More than 50 years after Arthur C Clarke envisioned a permanent lunar base that would serve as a gateway to the solar system, it looks like his prediction is about to come true. For that is what will happen if all goes well with Nasa’s plans to return to the moon and colonise it. The idea seems to be to put men on Earth’s natural satellite by 2020 and follow it up with the establishment of a permanent lunar base by 2024.
When Apollo 11 astronauts Neil Armstrong and Buzz Aldrin first walked on the moon in 1969 and during subsequent Apollo missions, it seemed inevitable that a Mars mission would soon materialise. Alas, that was not to be. Manned space exploration instead became confined to routine swings in low-Earth orbits made by the Russian space station Mir, the space shuttles, and the International Space Station. The problem obviously wasn’t technology as much as lack of political will.

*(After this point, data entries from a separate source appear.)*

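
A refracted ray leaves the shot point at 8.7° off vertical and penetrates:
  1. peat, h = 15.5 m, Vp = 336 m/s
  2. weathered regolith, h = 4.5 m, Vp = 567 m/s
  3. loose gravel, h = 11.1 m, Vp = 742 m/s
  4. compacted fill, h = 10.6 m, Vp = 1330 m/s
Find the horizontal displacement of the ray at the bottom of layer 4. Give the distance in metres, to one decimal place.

Apply Snell's law at each interface; in layer i the horizontal offset is hᵢ·tan θᵢ.
Layer 1: θ = 8.70°; offset = 15.5·tan 8.70° = 2.372 m.
Layer 2: sin θ = 567·sin 8.7°/336 = 0.2553, θ = 14.79°; offset = 4.5·tan 14.79° = 1.188 m.
Layer 3: sin θ = 742·sin 8.7°/336 = 0.3340, θ = 19.51°; offset = 11.1·tan 19.51° = 3.934 m.
Layer 4: sin θ = 1330·sin 8.7°/336 = 0.5987, θ = 36.78°; offset = 10.6·tan 36.78° = 7.924 m.
Σ offsets = 15.418 m.

15.4 m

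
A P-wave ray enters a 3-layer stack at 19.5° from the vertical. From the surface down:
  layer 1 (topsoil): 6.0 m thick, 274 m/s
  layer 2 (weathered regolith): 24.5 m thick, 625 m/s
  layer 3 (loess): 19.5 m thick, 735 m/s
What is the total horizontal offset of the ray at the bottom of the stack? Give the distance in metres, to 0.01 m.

Apply Snell's law at each interface; in layer i the horizontal offset is hᵢ·tan θᵢ.
Layer 1: θ = 19.50°; offset = 6.0·tan 19.50° = 2.1247 m.
Layer 2: sin θ = 625·sin 19.5°/274 = 0.7614, θ = 49.59°; offset = 24.5·tan 49.59° = 28.7768 m.
Layer 3: sin θ = 735·sin 19.5°/274 = 0.8954, θ = 63.56°; offset = 19.5·tan 63.56° = 39.2203 m.
Summing the layer offsets gives 70.1218 m.

70.12 m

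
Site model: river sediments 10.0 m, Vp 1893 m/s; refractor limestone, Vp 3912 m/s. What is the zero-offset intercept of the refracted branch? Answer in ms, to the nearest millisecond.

9 ms

θ_c = arcsin(V₁/V₂) = arcsin(1893/3912) = 28.94°; cos θ_c = 0.8751.
tᵢ = 2h·cos θ_c / V₁ = 2·10.0·0.8751 / 1893 = 0.00925 s.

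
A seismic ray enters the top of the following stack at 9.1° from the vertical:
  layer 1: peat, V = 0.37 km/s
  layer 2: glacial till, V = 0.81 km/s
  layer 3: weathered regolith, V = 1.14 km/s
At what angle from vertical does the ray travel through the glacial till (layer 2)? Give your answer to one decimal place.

20.3°

Snell's law across each interface conserves sin θ / V, so sin θ_2 = V_2·sin θ₁/V₁.
sin θ_2 = 0.81 × sin 9.1° / 0.37 = 0.3462.
θ_2 = arcsin 0.3462 = 20.26°.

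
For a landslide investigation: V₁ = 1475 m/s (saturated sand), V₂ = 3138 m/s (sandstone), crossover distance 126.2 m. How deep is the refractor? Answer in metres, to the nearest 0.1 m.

37.9 m

x_cross = 2h·√((V₂+V₁)/(V₂−V₁)) → h = x_cross / (2·√((V₂+V₁)/(V₂−V₁))).
√((V₂+V₁)/(V₂−V₁)) = √((3138+1475)/(3138−1475)) = 1.6655.
h = 126.2 / (2·1.6655) = 37.89 m.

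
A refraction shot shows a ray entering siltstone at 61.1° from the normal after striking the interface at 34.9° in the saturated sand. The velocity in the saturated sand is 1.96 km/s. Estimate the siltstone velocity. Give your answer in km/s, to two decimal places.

3.00 km/s

sin 34.9° = 0.5721; sin 61.1° = 0.8755.
V₂ = V₁·(sin θ₂/sin θ₁) = 1.96·(0.8755/0.5721) = 3.00 km/s.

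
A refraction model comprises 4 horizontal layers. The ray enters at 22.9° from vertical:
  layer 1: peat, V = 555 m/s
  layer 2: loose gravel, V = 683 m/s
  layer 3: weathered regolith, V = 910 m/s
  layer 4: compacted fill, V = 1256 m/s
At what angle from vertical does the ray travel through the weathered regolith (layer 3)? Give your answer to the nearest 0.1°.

Snell's law across each interface conserves sin θ / V, so sin θ_3 = V_3·sin θ₁/V₁.
sin θ_3 = 910 × sin 22.9° / 555 = 0.6380.
θ_3 = 39.64° from the vertical.

39.6°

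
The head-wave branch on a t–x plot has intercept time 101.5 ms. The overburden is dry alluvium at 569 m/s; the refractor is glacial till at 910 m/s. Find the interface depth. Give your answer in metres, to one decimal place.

h = tᵢ·V₁·V₂ / (2·√(V₂²−V₁²)).
√(V₂²−V₁²) = √(910² − 569²) = 710.2 m/s.
h = 0.1015 s × 569 × 910 / (2 × 710.2) = 37.00 m.

37.0 m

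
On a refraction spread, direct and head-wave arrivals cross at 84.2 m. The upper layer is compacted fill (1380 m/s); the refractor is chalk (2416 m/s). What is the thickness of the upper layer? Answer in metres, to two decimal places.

21.99 m

h = (x_cross/2)·√((V₂−V₁)/(V₂+V₁)).
(V₂−V₁)/(V₂+V₁) = (2416−1380)/(2416+1380) = 0.2729; √ = 0.5224.
h = (84.2/2)·0.5224 = 21.99 m.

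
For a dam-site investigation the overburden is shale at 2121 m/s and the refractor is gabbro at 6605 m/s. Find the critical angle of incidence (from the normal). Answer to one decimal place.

18.7°

Critical incidence: sin θ_c = V₁/V₂ = 2121/6605 = 0.3211.
θ_c = arcsin 0.3211 = 18.73°.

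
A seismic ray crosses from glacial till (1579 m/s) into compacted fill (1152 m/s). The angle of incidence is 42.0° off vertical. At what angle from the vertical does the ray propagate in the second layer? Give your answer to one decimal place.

sin θ₁/V₁ = sin θ₂/V₂ ⇒ sin θ₂ = 1152·sin 42.0°/1579 = 1152·0.6691/1579 = 0.4882.
θ₂ = arcsin 0.4882 = 29.22° from the normal.

29.2°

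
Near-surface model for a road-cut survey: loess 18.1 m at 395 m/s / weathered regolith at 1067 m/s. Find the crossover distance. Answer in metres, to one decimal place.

53.4 m

x_cross = 2h·√((V₂+V₁)/(V₂−V₁)).
(V₂+V₁)/(V₂−V₁) = (1067+395)/(1067−395) = 2.1756; √ = 1.4750.
x_cross = 2·18.1·1.4750 = 53.39 m.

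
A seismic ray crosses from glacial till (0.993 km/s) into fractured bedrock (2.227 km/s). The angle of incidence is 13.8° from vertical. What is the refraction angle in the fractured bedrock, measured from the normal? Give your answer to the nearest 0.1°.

sin θ₁/V₁ = sin θ₂/V₂ ⇒ sin θ₂ = 2.227·sin 13.8°/0.993 = 2.227·0.2385/0.993 = 0.5350.
θ₂ = sin⁻¹(0.5350) = 32.34° (from vertical).

32.3°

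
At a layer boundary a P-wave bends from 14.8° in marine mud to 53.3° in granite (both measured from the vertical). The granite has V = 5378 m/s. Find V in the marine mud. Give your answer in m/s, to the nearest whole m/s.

1713 m/s

Snell's law: sin 14.8°/V₁ = sin 53.3°/V₂.
V₁ = V₂·sin 14.8°/sin 53.3° = 5378 × 0.3186 = 1713.43 m/s.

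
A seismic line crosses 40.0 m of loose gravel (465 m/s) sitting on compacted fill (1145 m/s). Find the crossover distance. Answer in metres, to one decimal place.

x_cross = 2h·√((V₂+V₁)/(V₂−V₁)).
(V₂+V₁)/(V₂−V₁) = (1145+465)/(1145−465) = 2.3676; √ = 1.5387.
x_cross = 2·40.0·1.5387 = 123.10 m.

123.1 m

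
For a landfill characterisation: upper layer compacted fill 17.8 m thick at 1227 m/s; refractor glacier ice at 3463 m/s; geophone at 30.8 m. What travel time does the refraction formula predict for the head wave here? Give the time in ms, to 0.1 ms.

θ_c = arcsin(V₁/V₂) = arcsin(1227/3463) = 20.75°, cos θ_c = 0.9351.
Intercept time tᵢ = 2h cos θ_c / V₁ = 2·17.8·0.9351/1227 = 0.02713 s.
t = x/V₂ + tᵢ = 30.8/3463 + 0.02713 = 0.03603 s.

36.0 ms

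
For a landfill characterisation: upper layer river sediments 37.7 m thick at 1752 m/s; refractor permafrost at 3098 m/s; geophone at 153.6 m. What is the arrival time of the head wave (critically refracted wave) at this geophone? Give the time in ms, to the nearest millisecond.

85 ms

t = x/V₂ + 2h·√(V₂²−V₁²)/(V₁V₂).
√(V₂²−V₁²) = √(3098²−1752²) = 2555.0 m/s; delay term = 2·37.7·2555.0/(1752·3098) = 0.03549 s.
t = 153.6/3098 + 0.03549 = 0.08507 s.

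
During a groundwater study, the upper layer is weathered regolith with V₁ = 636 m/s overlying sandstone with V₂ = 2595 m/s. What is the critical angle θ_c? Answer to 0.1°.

14.2°

Critical incidence: sin θ_c = V₁/V₂ = 636/2595 = 0.2451.
θ_c = arcsin 0.2451 = 14.19°.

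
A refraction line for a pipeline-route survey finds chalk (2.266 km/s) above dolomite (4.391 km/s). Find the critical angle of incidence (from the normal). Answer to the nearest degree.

At critical incidence the refracted ray runs along the interface (θ₂ = 90°), so sin θ_c = V₁/V₂.
θ_c = arcsin(2.266/4.391) = arcsin 0.5161 = 31.07°.

31°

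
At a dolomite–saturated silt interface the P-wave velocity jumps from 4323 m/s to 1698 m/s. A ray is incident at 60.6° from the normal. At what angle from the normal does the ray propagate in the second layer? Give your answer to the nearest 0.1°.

20.0°

Snell's law: sin θ₂ = (V₂/V₁)·sin θ₁ = (1698/4323)·sin 60.6° = 0.3422.
θ₂ = arcsin 0.3422 = 20.01° from the normal.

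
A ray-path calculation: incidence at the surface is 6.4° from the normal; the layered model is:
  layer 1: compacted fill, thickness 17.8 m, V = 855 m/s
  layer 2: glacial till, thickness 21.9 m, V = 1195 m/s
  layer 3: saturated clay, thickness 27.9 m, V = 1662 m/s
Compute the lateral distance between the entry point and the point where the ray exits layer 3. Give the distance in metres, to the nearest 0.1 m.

Apply Snell's law at each interface; in layer i the horizontal offset is hᵢ·tan θᵢ.
Layer 1: θ = 6.40°; offset = 17.8·tan 6.40° = 1.997 m.
Layer 2: sin θ = 1195·sin 6.4°/855 = 0.1558, θ = 8.96°; offset = 21.9·tan 8.96° = 3.454 m.
Layer 3: sin θ = 1662·sin 6.4°/855 = 0.2167, θ = 12.51°; offset = 27.9·tan 12.51° = 6.192 m.
Total horizontal offset = 11.643 m.

11.6 m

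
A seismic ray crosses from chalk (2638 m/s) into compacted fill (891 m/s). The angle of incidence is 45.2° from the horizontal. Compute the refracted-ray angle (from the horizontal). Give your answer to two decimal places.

76.23°

Convert to the normal: θ₁ = 90° − 45.2° = 44.8°.
sin θ₁/V₁ = sin θ₂/V₂ ⇒ sin θ₂ = 891·sin 44.8°/2638 = 891·0.7046/2638 = 0.2380.
θ₂ = arcsin 0.2380 = 13.77° from the normal.
From the interface: 90° − 13.77° = 76.23°.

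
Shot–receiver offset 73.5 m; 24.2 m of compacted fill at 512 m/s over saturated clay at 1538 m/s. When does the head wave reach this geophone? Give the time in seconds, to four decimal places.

t = x/V₂ + 2h·√(V₂²−V₁²)/(V₁V₂).
√(V₂²−V₁²) = √(1538²−512²) = 1450.3 m/s; delay term = 2·24.2·1450.3/(512·1538) = 0.08914 s.
t = 73.5/1538 + 0.08914 = 0.13693 s.

0.1369 s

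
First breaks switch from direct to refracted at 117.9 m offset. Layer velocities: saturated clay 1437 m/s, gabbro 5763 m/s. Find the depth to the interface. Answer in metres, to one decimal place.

h = (x_cross/2)·√((V₂−V₁)/(V₂+V₁)).
(V₂−V₁)/(V₂+V₁) = (5763−1437)/(5763+1437) = 0.6008; √ = 0.7751.
h = (117.9/2)·0.7751 = 45.69 m.

45.7 m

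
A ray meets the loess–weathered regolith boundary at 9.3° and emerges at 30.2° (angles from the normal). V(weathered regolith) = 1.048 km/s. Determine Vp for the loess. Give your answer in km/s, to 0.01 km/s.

Snell's law: sin 9.3°/V₁ = sin 30.2°/V₂.
V₁ = V₂·sin 9.3°/sin 30.2° = 1.048 × 0.3213 = 0.34 km/s.

0.34 km/s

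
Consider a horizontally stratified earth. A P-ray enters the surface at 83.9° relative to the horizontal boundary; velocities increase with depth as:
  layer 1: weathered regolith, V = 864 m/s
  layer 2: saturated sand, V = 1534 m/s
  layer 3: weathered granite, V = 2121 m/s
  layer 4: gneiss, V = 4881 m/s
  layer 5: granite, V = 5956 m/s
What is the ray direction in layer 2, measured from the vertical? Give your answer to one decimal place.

10.9°

From the normal: θ₁ = 90° − 83.9° = 6.1°.
Snell's law across each interface conserves sin θ / V, so sin θ_2 = V_2·sin θ₁/V₁.
sin θ_2 = 1534 × sin 6.1° / 864 = 0.1887.
θ_2 = 10.88° from the vertical.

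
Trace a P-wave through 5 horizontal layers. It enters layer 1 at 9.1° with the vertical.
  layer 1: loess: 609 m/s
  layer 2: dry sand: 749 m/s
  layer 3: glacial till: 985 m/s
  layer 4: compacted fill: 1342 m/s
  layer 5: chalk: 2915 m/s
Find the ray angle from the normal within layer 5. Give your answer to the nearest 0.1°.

49.2°

Ray parameter p = sin 9.1° / 609 = 2.5970e-04 s/m.
sin θ_5 = p·V_5 = 2.5970e-04 × 2915 = 0.7570.
θ_5 = arcsin 0.7570 = 49.20°.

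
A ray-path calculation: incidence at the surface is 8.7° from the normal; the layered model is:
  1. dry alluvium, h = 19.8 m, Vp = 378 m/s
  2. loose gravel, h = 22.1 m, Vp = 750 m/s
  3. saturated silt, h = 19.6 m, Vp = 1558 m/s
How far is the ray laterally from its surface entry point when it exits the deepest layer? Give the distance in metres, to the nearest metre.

p = sin θ₁/V₁ = sin 8.7°/378 = 4.0016e-04 s/m is conserved through the stack.
Layer 1: θ = 8.70°; offset = 19.8·tan 8.70° = 3.030 m.
Layer 2: sin θ = p·750 = 0.3001 → θ = 17.46°; offset = 22.1·tan 17.46° = 6.953 m.
Layer 3: sin θ = p·1558 = 0.6235 → θ = 38.57°; offset = 19.6·tan 38.57° = 15.629 m.
Summing the layer offsets gives 25.612 m.

26 m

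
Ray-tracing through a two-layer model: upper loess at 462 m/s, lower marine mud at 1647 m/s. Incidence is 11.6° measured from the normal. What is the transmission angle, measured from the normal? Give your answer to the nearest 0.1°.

Snell's law: sin θ₂ = (V₂/V₁)·sin θ₁ = (1647/462)·sin 11.6° = 0.7168.
θ₂ = arcsin 0.7168 = 45.79° from the normal.

45.8°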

Perhaps this explains why Nasa has drawn up its blueprint for the next moon effort in many colours, involving 14 other space agencies. The moon-walkers this time round will need to lug far more than flags, golf balls and lunar buggies with them as they have to spend up to six months living off the lunar ‘land’, conducting research, and developing a ‘lunar economy’. It would be the first test of whether a permanent human settlement is possible away from Earth. A self-sustainable Moon base, along with the very low lunar gravity, would make an excellent launch pad for manned exploration of Mars and the outer solar system.